Geard Nicholas, Willadsen Kai
School of Electronics and Computer Science, University of Southampton, Southampton SO17 1BJ, United Kingdom.
Birth Defects Res C Embryo Today. 2009 Jun;87(2):131-42. doi: 10.1002/bdrc.20150.
The network of interacting regulatory signals within a cell comprises one of the most complex and powerful computational systems in biology. Gene regulatory networks (GRNs) play a key role in transforming the information encoded in a genome into morphological form.
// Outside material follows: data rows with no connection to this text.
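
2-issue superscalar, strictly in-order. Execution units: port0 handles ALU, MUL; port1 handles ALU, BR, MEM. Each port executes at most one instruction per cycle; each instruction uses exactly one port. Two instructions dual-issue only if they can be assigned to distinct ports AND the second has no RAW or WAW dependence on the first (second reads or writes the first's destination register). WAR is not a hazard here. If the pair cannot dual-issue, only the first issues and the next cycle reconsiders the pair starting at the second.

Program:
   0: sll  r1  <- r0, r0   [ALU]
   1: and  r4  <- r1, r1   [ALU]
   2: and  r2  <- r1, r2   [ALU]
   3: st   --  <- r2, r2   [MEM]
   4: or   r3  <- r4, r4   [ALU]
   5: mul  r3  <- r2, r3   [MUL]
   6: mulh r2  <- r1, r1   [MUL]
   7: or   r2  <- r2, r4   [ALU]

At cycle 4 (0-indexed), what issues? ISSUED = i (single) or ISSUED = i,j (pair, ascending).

ISSUED = 6

#0 head=0: sll i0 RAW r1
#1 head=1: and/and i1/i2 2-wide
#2 head=3: st/or i3/i4 2-wide
#3 head=5: mul i5 no-port MUL/MUL
#4 head=6: mulh i6 RAW+WAW r2
#5 head=7: or i7 tail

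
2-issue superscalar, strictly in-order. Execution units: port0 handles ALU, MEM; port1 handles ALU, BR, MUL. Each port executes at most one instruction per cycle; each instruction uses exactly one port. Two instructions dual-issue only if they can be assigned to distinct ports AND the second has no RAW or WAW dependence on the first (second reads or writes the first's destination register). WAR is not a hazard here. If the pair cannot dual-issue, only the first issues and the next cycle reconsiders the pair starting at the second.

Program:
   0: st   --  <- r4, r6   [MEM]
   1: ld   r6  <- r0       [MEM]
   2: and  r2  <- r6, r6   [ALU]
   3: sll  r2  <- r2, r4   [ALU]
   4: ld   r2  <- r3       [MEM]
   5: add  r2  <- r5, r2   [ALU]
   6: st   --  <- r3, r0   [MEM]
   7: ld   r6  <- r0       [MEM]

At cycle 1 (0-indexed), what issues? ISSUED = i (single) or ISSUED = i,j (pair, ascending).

ISSUED = 1

[0] i0  st.MEM  -- no-port MEM/MEM
[1] i1  ld.MEM  -- RAW r6
[2] i2  and.ALU  -- RAW+WAW r2
[3] i3  sll.ALU  -- WAW r2
[4] i4  ld.MEM  -- RAW+WAW r2
[5] i5&i6  add.ALU+st.MEM  -- dual
[6] i7  ld.MEM  -- tail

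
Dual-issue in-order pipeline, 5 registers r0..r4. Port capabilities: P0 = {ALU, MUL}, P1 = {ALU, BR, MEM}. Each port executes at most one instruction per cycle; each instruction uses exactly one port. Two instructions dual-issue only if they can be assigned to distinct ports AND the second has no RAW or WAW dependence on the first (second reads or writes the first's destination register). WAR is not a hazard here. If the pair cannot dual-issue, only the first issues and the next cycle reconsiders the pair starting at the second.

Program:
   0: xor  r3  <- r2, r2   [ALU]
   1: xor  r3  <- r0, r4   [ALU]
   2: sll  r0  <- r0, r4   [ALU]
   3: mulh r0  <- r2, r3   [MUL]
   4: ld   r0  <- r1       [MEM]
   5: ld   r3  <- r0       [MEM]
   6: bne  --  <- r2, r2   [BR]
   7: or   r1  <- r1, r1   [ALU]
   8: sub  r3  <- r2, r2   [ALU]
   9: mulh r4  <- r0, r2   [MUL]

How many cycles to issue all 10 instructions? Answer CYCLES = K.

  cy0 -> i0 (xor) WAW r3
  cy1 -> i1,i2 (xor sll) pair
  cy2 -> i3 (mulh) WAW r0
  cy3 -> i4 (ld) no-port MEM/MEM
  cy4 -> i5 (ld) no-port MEM/BR
  cy5 -> i6,i7 (bne or) pair
  cy6 -> i8,i9 (sub mulh) pair

CYCLES = 7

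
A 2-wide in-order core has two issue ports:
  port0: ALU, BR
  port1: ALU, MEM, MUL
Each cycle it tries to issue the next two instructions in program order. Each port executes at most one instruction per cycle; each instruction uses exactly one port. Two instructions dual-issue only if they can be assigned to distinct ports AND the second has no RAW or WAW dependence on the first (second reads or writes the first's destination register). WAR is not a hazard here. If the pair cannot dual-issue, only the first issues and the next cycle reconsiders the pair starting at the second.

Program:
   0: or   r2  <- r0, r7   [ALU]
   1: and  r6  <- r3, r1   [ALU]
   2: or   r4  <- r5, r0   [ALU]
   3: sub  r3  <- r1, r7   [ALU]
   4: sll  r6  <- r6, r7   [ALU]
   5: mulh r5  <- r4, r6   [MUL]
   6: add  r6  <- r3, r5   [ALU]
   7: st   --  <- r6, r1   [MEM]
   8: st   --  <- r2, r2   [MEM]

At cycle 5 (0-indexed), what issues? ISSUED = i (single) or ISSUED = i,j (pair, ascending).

[0] i0+i1  or and  -- dual
[1] i2+i3  or sub  -- dual
[2] i4  sll  -- RAW r6
[3] i5  mulh  -- RAW r5
[4] i6  add  -- RAW r6
[5] i7  st  -- no-port MEM/MEM
[6] i8  st  -- tail

ISSUED = 7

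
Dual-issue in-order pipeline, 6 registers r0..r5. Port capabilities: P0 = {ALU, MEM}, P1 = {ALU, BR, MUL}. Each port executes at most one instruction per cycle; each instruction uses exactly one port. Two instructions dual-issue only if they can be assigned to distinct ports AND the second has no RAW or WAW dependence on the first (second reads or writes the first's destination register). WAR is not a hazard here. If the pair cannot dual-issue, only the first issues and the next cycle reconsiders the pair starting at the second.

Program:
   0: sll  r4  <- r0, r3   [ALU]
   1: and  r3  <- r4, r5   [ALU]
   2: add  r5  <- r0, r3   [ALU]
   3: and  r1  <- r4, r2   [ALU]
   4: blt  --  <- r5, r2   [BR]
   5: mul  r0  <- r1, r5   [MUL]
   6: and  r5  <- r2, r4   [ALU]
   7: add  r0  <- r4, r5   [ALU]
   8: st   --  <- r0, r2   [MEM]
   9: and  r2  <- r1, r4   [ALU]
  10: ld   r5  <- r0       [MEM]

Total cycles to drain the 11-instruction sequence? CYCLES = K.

CYCLES = 8

#0 head=0: sll i0 RAW r4
#1 head=1: and i1 RAW r3
#2 head=2: add/and i2+i3 2-wide
#3 head=4: blt i4 no-port BR/MUL
#4 head=5: mul/and i5+i6 2-wide
#5 head=7: add i7 RAW r0
#6 head=8: st/and i8+i9 2-wide
#7 head=10: ld i10 tail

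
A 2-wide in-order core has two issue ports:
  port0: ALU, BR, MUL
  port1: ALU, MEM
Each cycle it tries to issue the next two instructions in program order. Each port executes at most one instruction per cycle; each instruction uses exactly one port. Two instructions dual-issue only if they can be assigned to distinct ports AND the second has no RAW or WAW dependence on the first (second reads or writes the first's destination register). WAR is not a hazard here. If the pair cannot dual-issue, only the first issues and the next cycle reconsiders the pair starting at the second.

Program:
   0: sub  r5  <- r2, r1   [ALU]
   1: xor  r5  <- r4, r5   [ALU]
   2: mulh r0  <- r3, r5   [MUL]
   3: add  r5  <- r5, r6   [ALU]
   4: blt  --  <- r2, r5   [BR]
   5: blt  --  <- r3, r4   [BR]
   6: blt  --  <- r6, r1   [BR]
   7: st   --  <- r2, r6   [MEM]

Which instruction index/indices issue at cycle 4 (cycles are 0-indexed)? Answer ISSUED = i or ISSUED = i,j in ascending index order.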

To achieve this feat, GRNs must respond to and integrate environmental signals with their internal dynamics in a robust and coordinated fashion. The highly dynamic nature of this process lends itself to interpretation and analysis in the language of dynamical models. Modeling provides a means of systematically untangling the complicated structure of GRNs, a framework within which to simulate the behavior of reconstructed systems and, in some cases, suites of analytic tools for exploring that behavior and its implications. This review provides a general background to the idea of treating a regulatory network as a dynamical system, and describes a variety of different approaches that have been taken to the dynamical modeling of GRNs.
细胞内相互作用的调控信号网络是生物学中最复杂、最强大的计算系统之一。基因调控网络(GRN)在将基因组中编码的信息转化为形态形式方面起着关键作用。为了实现这一壮举,基因调控网络必须以稳健且协调的方式响应环境信号并将其与内部动态整合起来。这一过程的高度动态性使其适合用动态模型的语言进行解释和分析。建模提供了一种系统梳理基因调控网络复杂结构的方法,一个用于模拟重建系统行为的框架,并且在某些情况下,还提供了一套用于探索该行为及其影响的分析工具。本综述提供了将调控网络视为动态系统这一理念的一般背景,并描述了用于基因调控网络动态建模的各种不同方法。